NovelToon NovelToon
Bayang-bayang Yang Tidak Pergi

Bayang-bayang Yang Tidak Pergi

Status: tamat
Genre:Toko Interdimensi / Tamat
Popularitas:416
Nilai: 5
Nama Author: Made Budiarsa

Bayang-Bayang yang Tidak Pergi adalah sebuah novel puitis dan eksistensial yang menggali luka antar generasi, kehancuran batin, dan keterasingan seorang perempuan serta anak-anak yang mewarisi ingatan dan tubuh yang tidak pernah diminta.

Novel ini terbagi dalam tiga bagian yang saling mencerminkan satu sama lain:

Bagian Pertama, Orang yang Hilang, mengisahkan seorang perempuan yang meninggalkan keluarganya setelah adik perempuannya bunuh diri. Narasi penuh luka ini menjelma menjadi refleksi tentang tubuh, keluarga, dan dunia yang ia anggap kejam. Ia menikahi seorang pria tanpa cinta, dan hidup dalam rumah penuh keheningan, sambil mengumpulkan kembali kepingan-kepingan jiwanya yang sudah dibakar sejak kecil.

Bagian Kedua, Bunga Mawar, Kenanga dan Ibu, melanjutkan suara narator laki-laki—kemungkinan anak dari tokoh pertama—yang menjalani rumah tangga bersama seorang istri polos, namun hidup dalam bayangan cinta masa lalu dan sosok ibu yang asing.

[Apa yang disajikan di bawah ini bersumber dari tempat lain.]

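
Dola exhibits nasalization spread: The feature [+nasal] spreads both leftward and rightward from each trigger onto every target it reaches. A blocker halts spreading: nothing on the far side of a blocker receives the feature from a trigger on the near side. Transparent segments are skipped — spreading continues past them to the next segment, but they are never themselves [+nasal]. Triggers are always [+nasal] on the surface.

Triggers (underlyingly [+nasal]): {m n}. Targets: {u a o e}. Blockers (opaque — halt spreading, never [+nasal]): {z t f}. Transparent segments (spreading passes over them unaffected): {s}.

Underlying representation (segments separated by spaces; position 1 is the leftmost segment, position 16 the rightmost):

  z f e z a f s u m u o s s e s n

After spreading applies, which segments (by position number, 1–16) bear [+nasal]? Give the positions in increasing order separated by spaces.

8 9 10 11 14 16

From /m/ at 9 rightward: 10 /u/ → [+nasal]; 11 /o/ → [+nasal]; 12 /s/ transparent; 13 /s/ transparent; 14 /e/ → [+nasal]; 15 /s/ transparent; 16 /n/ is itself a trigger — this domain ends here.
From /m/ at 9 leftward: 8 /u/ → [+nasal]; 7 /s/ transparent; 6 /f/ blocks.
From /n/ at 16 rightward: word edge.
From /n/ at 16 leftward: 15 /s/ transparent; 14 /e/ → [+nasal]; 13 /s/ transparent; 12 /s/ transparent; 11 /o/ → [+nasal]; 10 /u/ → [+nasal]; 9 /m/ is itself a trigger — this domain ends here.
Targets with no active source: positions 3 5 stay [-nasal].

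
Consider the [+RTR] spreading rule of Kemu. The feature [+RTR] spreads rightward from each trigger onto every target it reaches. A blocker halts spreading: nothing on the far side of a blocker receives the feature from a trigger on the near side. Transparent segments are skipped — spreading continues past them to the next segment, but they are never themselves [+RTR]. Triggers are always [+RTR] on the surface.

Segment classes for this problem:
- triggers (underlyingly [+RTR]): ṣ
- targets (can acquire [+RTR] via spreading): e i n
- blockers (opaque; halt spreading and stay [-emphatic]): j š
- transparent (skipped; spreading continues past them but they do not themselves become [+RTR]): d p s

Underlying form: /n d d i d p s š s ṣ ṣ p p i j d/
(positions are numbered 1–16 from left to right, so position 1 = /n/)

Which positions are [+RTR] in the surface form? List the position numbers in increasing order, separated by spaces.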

Kenangan, perselingkuhan, dan percakap

Karya ini diterbitkan atas izin NovelToon Made Budiarsa, isi konten hanyalah pandangan pribadi pembuatnya, tidak mewakili NovelToon sendiri

Anggrek liar

Di suatu hari dan musim yang tak disebutkan namanya,

Pada sebatang pohon albesia tua yang telah rapuh dan berlubang karena serangga,

Tumbuhlah anggrek liar—diam-diam, tanpa keluhan, tanpa dendam kepada takdir.

Ia tumbuh begitu saja, merambat lembut di batang yang lapuk.

Mekar hanya sekali dalam setahun,

Namun saat itu tiba, orang-orang datang, menatapnya dengan takjub,

Memuji keindahannya, memotretnya,

Dan tanpa sadar melupakan pohon tua yang menopangnya.

Tapi bukankah justru karena luka dan lapuknya batang itu,

Anggrek bisa tumbuh, menancapkan akarnya,

Dan hidup dalam keteduhan yang rapuh?

Mereka satu kesatuan.

Mereka indah bukan karena sempurna,

Melainkan karena saling melengkapi dalam sunyi—

Yang satu diam menanggung beban,

Yang lain mekar sebagai harapan.

Dan bukankah...

Justru karena mereka bersama,

Mereka hidup selamanya?

Ibu pernah memberiku puisi seperti ini. Aku ingat sekarang dan tahu ibu membuatnya sebelum memperkenalkanku dengan Lara Santi, cucu dari pemilik toko bunga yang hidup di pinggir jalan.

Ibu sosok yang bingung, tapi apa mungkin aku yang sebenarnya bingung?

Karena pertunangan itu, aku ingat adegan berbincang kami di jembatan kecil yang di apit pohon-pohon Willow. Gadis itu sebelumnya bernama Yuna, kemudian mengubah namanya menjadikan Lara santi.

Saat itu kami masih remaja. Dia saat itu memakai kebaya merah muda sama persis dengan apa yang aku lihat sekarang. Rambutnya di gulung dengan ongar emas yang sering bergetar saat dia menoleh. Dia cantik, menawan, suci dan aku seperti tidak boleh memilikinya.

Wajahnya sering terlihat ceria, tapi mengandung kesedihan yang dalam, dan selama hidup denganku, aku tidak pernah tahu bagaimana penderitaannya.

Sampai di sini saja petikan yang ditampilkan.